Cristo peeks over the railing, standing halfway up the ladder. “Happy birthday,” he whispers. A crooked smile splits his face.
“Thanks.”
Trini jumps up and down in her crib, singing a made-up song about birthdays and butterflies that seems to have no tune.
“It's from Mami,” Cristo says, “before she went away.”
I smile, even though I know it's a lie. I don't bother asking him where he got the money. The sneakers look too big but I try them on anyway. They fit okay with two pairs of socks. Cristo says they'll be perfect come fall and I nod just to agree with him.
“Where's Lucho?” I ask, listening for sounds of her in the other room.
“Gone already.” Cristo lifts Trini out of the crib. “She's working a double, remember?”
“Oh.” I try to hide my disappointment by chewing on one of my braids.
“But I'm sure she'll bring you a surprise when she comes back. A cake or something.” He hands Trini a sippy cup with chocolate milk in it.
“Whatever.” I take off the sneakers and put them in the closet so they don't get lost. “I don't need cake.”
“Everybody needs cake on their birthday,” Cristo says, sitting down to tie his sneakers. “Maybe Scottie will have some for you. He likes cake.”
“So? He also likes pit bulls and strippers.”
Cristo laughs. “You're crazy, Luz.”
I blush, and feel a tickle of pride in my stomach. It's been a long time since I made my brother smile.
“I gotta go call Marco. We're trying to get his
tio
to give us a ride to the hospital.” He checks his watch. “Scottie should be here soon, okay?” He kisses Trini on the top of her head. “
Adios, chiquita
. Have fun.” She's still blowing him kisses when he walks out the door.
Trini wants frozen waffles for breakfast but since we don't have any I give her the last piece of bread, toasted and covered with cinnamon and sugar. When she asks what it is I tell her it's a Belgian waffle, something I read about in a magazine at the teacher's lounge at school. I find some Cream of Wheat for myself and make it with warm water from the tap.
“When's Scottie coming?” Trini asks later, licking the sugar off the plate like a cat. I think it's weird to call your father by his first name, but what do I know? I don't call my father anything.
I tell her noon, which is the same time he comes every Saturday. It hasn't changed since he moved out. When Scottie lived here he treated us like we were his own. He yelled a lot, but he also gave good piggyback rides and Christmas presents, and would always let me keep the money I found in his pockets. Now he doesn't do any of that stuff anymore. He usually doesn't even come inside, he just pulls his car into the driveway and honks till we bring Trini out to him. If I didn't put the car seat in myself he wouldn't even use one. Which is scary because even when he's not drunk he's a bad driver. He once got a ticket for
going sixty-five in a school zone and was crazy enough to say the cop was racist. Which doesn't even make sense because Scottie doesn't look like anything. Nothing bad anyway. He doesn't look black or Puerto Rican or even Mexican. He looks like he could be from anywhere.

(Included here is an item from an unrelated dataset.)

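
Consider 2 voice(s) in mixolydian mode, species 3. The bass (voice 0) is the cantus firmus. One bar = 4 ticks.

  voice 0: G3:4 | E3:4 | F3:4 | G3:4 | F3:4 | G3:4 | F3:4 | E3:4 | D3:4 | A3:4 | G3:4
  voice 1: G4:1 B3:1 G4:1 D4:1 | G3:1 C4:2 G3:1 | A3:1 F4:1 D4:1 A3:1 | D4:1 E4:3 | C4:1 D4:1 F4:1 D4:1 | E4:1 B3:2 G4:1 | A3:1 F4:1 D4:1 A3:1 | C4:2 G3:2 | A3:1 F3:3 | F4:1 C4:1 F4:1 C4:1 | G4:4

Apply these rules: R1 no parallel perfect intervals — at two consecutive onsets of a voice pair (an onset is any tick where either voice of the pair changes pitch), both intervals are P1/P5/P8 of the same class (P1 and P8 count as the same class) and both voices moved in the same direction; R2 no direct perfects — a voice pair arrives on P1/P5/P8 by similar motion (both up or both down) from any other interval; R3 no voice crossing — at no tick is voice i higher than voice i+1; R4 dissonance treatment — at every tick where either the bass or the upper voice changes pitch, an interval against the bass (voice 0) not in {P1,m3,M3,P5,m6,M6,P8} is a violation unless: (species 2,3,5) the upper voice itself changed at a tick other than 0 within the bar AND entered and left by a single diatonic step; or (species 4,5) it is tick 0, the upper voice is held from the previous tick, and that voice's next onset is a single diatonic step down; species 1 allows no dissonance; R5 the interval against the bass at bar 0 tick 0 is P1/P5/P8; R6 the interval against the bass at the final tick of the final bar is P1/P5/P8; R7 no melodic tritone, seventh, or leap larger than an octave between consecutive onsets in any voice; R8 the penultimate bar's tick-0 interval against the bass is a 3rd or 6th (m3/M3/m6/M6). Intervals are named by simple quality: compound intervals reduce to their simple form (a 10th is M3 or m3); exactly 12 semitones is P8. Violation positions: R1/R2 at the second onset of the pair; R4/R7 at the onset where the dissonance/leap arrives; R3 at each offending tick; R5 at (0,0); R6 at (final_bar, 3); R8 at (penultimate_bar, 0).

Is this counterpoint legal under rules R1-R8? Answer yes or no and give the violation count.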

After we eat I get Trini ready early. I braid her hair and put her in a new dress our neighbor gave us after her daughter outgrew it. It's a little long because Trini's so tiny, but it makes her look cute, just like a doll. Then I put her in the crib so she won't run around and get dirty. I braid my hair, too, and put on the only nice outfit I own, a light pink Easter dress with matching pumps that my mother bought at the Salvation Army. It's long-sleeved, too hot for this weather, but when I look in the mirror I know it's just right. I look pretty, like one of those models in a fashion magazine, and almost like a grownup. I
am
ten after all, as of this morning. Double digits. All the fingers on my hands.
We're standing outside on the porch when a spray-painted black car pulls up in front of the house. A white guy with a buzz cut and tattoos gets out and leans over the roof.